Some advisers are even getting employees to read and sign AI usage guidelines as part of their employment contracts. Mumbai-based Dhruva Advisors, which recently received a strategic investment from Ryan Llc, a US-based global tax services and software provider, is one such firm. “About two years ago, we added guidelines on how to use AI in our employee manual, which is given to an employee at the time of signing the employment agreement. Abuse of these guidelines is a red line,” said Dinesh Kanabar, chief executive officer (CEO) of the firm.
Kanabar said Dhruva has 43 partners and over 3,000 clients. The tax advisory company relies heavily on AI for research from its own database, and even brought in an AI expert to train partners on writing better prompts for more accurate results. However, these results must be manually validated and cannot be used as they are, it claims.
The CEO warns that advisory services need to sharpen their specialization skills—or risk becoming disposable. “Generic consultation as we know it will go away, and the rates for that will become zero. But will the consultation market become redundant? No. It will just demand higher intellectual input,” Kanabar said.
Bain claims to have guardrails in place for the responsible use of AI. “We’ve embedded an AI responsible use policy across our teams and offices worldwide,” said Unnikrishnan.
A senior consultant at BCG said that when he goes for client meetings, the deck slides must show which AI tools were used to prepare a presentation. “Clients also use AI now to prepare their questions, and I have to be ready—I cannot blame AI for my error,” he told Mint on condition of anonymity.

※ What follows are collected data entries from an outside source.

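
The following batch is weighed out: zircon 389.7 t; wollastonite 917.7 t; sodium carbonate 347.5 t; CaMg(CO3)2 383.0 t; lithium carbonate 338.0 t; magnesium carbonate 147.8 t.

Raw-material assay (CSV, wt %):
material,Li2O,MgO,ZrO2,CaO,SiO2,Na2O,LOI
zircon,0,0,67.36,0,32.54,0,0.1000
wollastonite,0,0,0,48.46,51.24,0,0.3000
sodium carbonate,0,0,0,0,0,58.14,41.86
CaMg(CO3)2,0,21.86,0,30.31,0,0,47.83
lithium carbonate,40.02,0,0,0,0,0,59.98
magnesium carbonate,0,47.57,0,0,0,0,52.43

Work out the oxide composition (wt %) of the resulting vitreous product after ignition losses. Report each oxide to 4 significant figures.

Glass mass = 1912 t (batch 2524 − LOI 612.0).
Composition: Li2O 7.076%, MgO 8.057%, ZrO2 13.73%, CaO 29.34%, SiO2 31.23%, Na2O 10.57%

Intermediates are displayed, rounded to 4 significant digits, when written out — exact precision is kept throughout — every reported number is rounded once only. All derived quantities are re-derived at full precision (yield, LOI, net glass mass, the six compositions, totals) from the weighed amounts per 1912 t of glass as set out in the problem or the answer.
What the batch supplies per oxide:
  Li2O: 338.0·0.4002 = 135.3 t
  MgO: 383.0·0.2186 + 147.8·0.4757 = 154.0 t
  ZrO2: 389.7·0.6736 = 262.5 t
  CaO: 917.7·0.4846 + 383.0·0.3031 = 560.8 t
  SiO2: 389.7·0.3254 + 917.7·0.5124 = 597.0 t
  Na2O: 347.5·0.5814 = 202.0 t
LOI: 389.7·0.001000 + 917.7·0.003000 + 347.5·0.4186 + 383.0·0.4783 + 338.0·0.5998 + 147.8·0.5243 = 612.0 t
The glass mass, total less LOI, = 2524 − 612.0 = 1912 t (matching Σ of the oxides)
wt %: oxide over glass, times 100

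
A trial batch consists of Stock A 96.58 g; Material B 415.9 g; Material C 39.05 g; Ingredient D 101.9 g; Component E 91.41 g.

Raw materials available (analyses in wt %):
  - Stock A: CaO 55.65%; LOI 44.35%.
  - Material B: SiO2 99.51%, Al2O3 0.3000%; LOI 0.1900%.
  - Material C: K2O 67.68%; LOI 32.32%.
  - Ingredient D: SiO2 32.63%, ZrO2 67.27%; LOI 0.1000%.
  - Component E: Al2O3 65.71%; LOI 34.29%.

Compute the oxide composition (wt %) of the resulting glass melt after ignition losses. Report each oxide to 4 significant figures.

Glass mass = 657.1 g (batch 744.8 − LOI 87.69).
Composition: CaO 8.179%, SiO2 68.04%, ZrO2 10.43%, K2O 4.022%, Al2O3 9.330%

The intermediate values are displayed rounded off to 4 significant digits in the printout. The whole derivation carries full precision through every step; exactly one rounding is applied to each reported result; all derived quantities (the five compositions, ignition loss, totals, net glass mass, yield) are carried at full precision from the batch weights at 657.1 g of glass as written in either problem or answer.
Per-oxide mass from batch:
  CaO: 96.58·0.5565 = 53.75 g
  SiO2: 415.9·0.9951 + 101.9·0.3263 = 447.1 g
  ZrO2: 101.9·0.6727 = 68.55 g
  K2O: 39.05·0.6768 = 26.43 g
  Al2O3: 415.9·0.003000 + 91.41·0.6571 = 61.31 g
LOI: 96.58·0.4435 + 415.9·0.001900 + 39.05·0.3232 + 101.9·0.001000 + 91.41·0.3429 = 87.69 g
The glass mass, total less LOI, = 744.8 − 87.69 = 657.1 g (equal to the oxide-mass sum)
wt %: oxide over glass, times 100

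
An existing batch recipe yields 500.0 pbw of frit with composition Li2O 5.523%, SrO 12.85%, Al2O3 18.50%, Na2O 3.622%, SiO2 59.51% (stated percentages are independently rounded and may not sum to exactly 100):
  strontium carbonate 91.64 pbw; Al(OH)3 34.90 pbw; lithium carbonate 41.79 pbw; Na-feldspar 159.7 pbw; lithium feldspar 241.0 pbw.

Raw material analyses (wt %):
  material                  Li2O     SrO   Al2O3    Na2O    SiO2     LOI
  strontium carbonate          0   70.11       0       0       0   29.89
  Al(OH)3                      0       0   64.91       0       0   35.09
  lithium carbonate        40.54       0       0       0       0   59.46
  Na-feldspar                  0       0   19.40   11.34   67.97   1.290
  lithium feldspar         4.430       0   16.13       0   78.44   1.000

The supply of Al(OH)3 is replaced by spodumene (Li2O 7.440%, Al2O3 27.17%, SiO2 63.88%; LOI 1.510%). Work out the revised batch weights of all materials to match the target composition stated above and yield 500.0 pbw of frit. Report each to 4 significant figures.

Working values are shown, rounded to 4 significant digits, at each printed step; full precision is maintained from start to finish; each reported value receives exactly one rounding; all derived quantities, including ignition loss, totals, glass mass, five oxide percentages, the yield, are computed from the weighed amounts at 500.0 pbw of glass in full float precision as given in the question or the answer.
Target oxide masses per 500.0 pbw frit:
  Li2O: 5.523% × 500.0 = 27.62 pbw
  SrO: 12.85% × 500.0 = 64.25 pbw
  Al2O3: 18.50% × 500.0 = 92.50 pbw
  Na2O: 3.622% × 500.0 = 18.11 pbw
  SiO2: 59.51% × 500.0 = 297.6 pbw
Checking each oxide sum working from each reported weight, on the stated basis (target by target, the sums agree modulo rounding of the values):
  Li2O: 161.4·0.07440 + 26.53·0.4054 + 109.5·0.04430 = 27.61 pbw (target 27.62 pbw)
  SrO: 91.64·0.7011 = 64.25 pbw (target 64.25 pbw)
  Al2O3: 161.4·0.2717 + 159.7·0.1940 + 109.5·0.1613 = 92.50 pbw (target 92.50 pbw)
  Na2O: 159.7·0.1134 = 18.11 pbw (target 18.11 pbw)
  SiO2: 161.4·0.6388 + 159.7·0.6797 + 109.5·0.7844 = 297.5 pbw (target 297.6 pbw)
The glass-mass cross-check: Σ batch − LOI loss = 500.0 pbw (the targets, summed, come to 500.0 pbw; versus the stated basis of 500.0 pbw — any gap is answer rounding).
Batch grand total — Σ batch = 548.8 pbw; loss to ignition Σ batch·LOI = 48.76 pbw; glass ÷ batch gives a yield of 91.12%.

Revised batch per 500.0 pbw frit:
  strontium carbonate: 91.64 pbw
  spodumene: 161.4 pbw
  lithium carbonate: 26.53 pbw
  Na-feldspar: 159.7 pbw
  lithium feldspar: 109.5 pbw
Total batch = 548.8 pbw; LOI loss = 48.76 pbw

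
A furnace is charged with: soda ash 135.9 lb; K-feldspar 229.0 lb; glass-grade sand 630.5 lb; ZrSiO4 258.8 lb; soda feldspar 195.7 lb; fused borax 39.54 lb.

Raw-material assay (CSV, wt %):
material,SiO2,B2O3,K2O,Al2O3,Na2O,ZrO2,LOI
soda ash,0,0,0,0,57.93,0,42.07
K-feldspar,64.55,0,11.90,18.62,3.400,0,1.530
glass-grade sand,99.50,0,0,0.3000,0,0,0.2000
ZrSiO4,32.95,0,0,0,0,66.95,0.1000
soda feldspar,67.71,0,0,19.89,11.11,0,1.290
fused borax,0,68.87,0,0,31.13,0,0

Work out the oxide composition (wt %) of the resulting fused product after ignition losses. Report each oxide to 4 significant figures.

Glass mass = 1425 lb (batch 1489 − LOI 64.72).
Composition: SiO2 69.69%, B2O3 1.911%, K2O 1.913%, Al2O3 5.858%, Na2O 8.462%, ZrO2 12.16%

All arithmetic holds full float precision at all times; mid-chain values are shown rounded to 4 significant digits across the worked steps. Every reported figure is rounded just once; the derived quantities are re-derived from the batch weights at 1425 lb of glass in exact precision (the yield, LOI, net glass mass, totals, six oxide percentages), as set out in either problem or answer.
Oxide-by-oxide delivered mass:
  SiO2: 229.0·0.6455 + 630.5·0.9950 + 258.8·0.3295 + 195.7·0.6771 = 993.0 lb
  B2O3: 39.54·0.6887 = 27.23 lb
  K2O: 229.0·0.1190 = 27.25 lb
  Al2O3: 229.0·0.1862 + 630.5·0.003000 + 195.7·0.1989 = 83.46 lb
  Na2O: 135.9·0.5793 + 229.0·0.03400 + 195.7·0.1111 + 39.54·0.3113 = 120.6 lb
  ZrO2: 258.8·0.6695 = 173.3 lb
LOI: 135.9·0.4207 + 229.0·0.01530 + 630.5·0.002000 + 258.8·0.001000 + 195.7·0.01290 = 64.72 lb
Glass = total batch minus LOI = 1489 − 64.72 = 1425 lb (the oxide masses sum to this)
wt % = 100 × oxide mass / glass mass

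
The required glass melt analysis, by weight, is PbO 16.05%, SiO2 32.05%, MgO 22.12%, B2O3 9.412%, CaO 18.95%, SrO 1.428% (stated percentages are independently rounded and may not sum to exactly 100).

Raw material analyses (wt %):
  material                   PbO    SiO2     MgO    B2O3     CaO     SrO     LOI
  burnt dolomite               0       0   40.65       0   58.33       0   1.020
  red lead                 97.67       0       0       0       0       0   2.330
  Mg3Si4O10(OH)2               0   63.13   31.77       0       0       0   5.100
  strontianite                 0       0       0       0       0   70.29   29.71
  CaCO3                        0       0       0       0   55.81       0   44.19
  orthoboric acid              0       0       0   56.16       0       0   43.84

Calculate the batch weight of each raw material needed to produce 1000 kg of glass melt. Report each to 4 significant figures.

The working math carries full float precision in all steps. Intermediates are printed (rounded to four significant figures) between the steps. Every reported value undergoes a single rounding — the derived quantities, including the totals, net glass mass, ignition loss, the yield, six oxide percentages, are carried from the batch weights at 1000 kg of glass in full float precision as they appear in the question or the answer.
Oxide mass targets, per 1000 kg glass melt:
  PbO: 16.05% × 1000 = 160.5 kg
  SiO2: 32.05% × 1000 = 320.5 kg
  MgO: 22.12% × 1000 = 221.2 kg
  B2O3: 9.412% × 1000 = 94.12 kg
  CaO: 18.95% × 1000 = 189.5 kg
  SrO: 1.428% × 1000 = 14.28 kg
Per-oxide balance check on the weights just shown, relative to the basis at hand (delivered sums recover each target exact up to rounding of places):
  PbO: 164.3·0.9767 = 160.5 kg (target 160.5 kg)
  SiO2: 507.7·0.6313 = 320.5 kg (target 320.5 kg)
  MgO: 147.4·0.4065 + 507.7·0.3177 = 221.2 kg (target 221.2 kg)
  B2O3: 167.6·0.5616 = 94.12 kg (target 94.12 kg)
  CaO: 147.4·0.5833 + 185.5·0.5581 = 189.5 kg (target 189.5 kg)
  SrO: 20.32·0.7029 = 14.28 kg (target 14.28 kg)
Auditing the glass mass value: net batch after ignition = 1000 kg (oxide target masses add up to 1000 kg; the stated basis being 1000 kg — rounding explains the deltas).
Total batch = Σ batch = 1193 kg; the LOI term Σ batch·LOI equals 192.7 kg; glass ÷ batch gives a yield of 83.84%.

Batch per 1000 kg glass melt:
  burnt dolomite: 147.4 kg
  red lead: 164.3 kg
  Mg3Si4O10(OH)2: 507.7 kg
  strontianite: 20.32 kg
  CaCO3: 185.5 kg
  orthoboric acid: 167.6 kg
Total batch = 1193 kg; LOI loss = 192.7 kg; yield = 83.84%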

A senior consultant at BCG said that when he goes for client meetings, the deck slides must show which AI tools were used to prepare a presentation.
BCG did not respond to queries from this publication.
Interestingly, it’s not just consulting that’s grappling with the extent of AI use and disclosure. The legal sector, too, is under scrutiny for how much of its case analysis is AI-driven versus bespoke work done by its lawyers. Clients of law firms have begun demanding similar clarity on AI-powered tools.
Consulting firms may soon need to conduct a quick SWOT analysis on their own future. Clients now expect more, and the entire suite of services will need customization. AI will remain an integral part of their work—but clients and consultants alike will have to decide how much AI is too much.
The same month that Deloitte released its revised study, B-schools in India saw an influx of consulting firms recruiting students for summer internships. Clients now want more hands on deck as businesses are transformed by AI. It is a tad ironic that the consultancies are expanding their teams because of AI-driven demand—while being questioned on how much of their own work has been done by AI.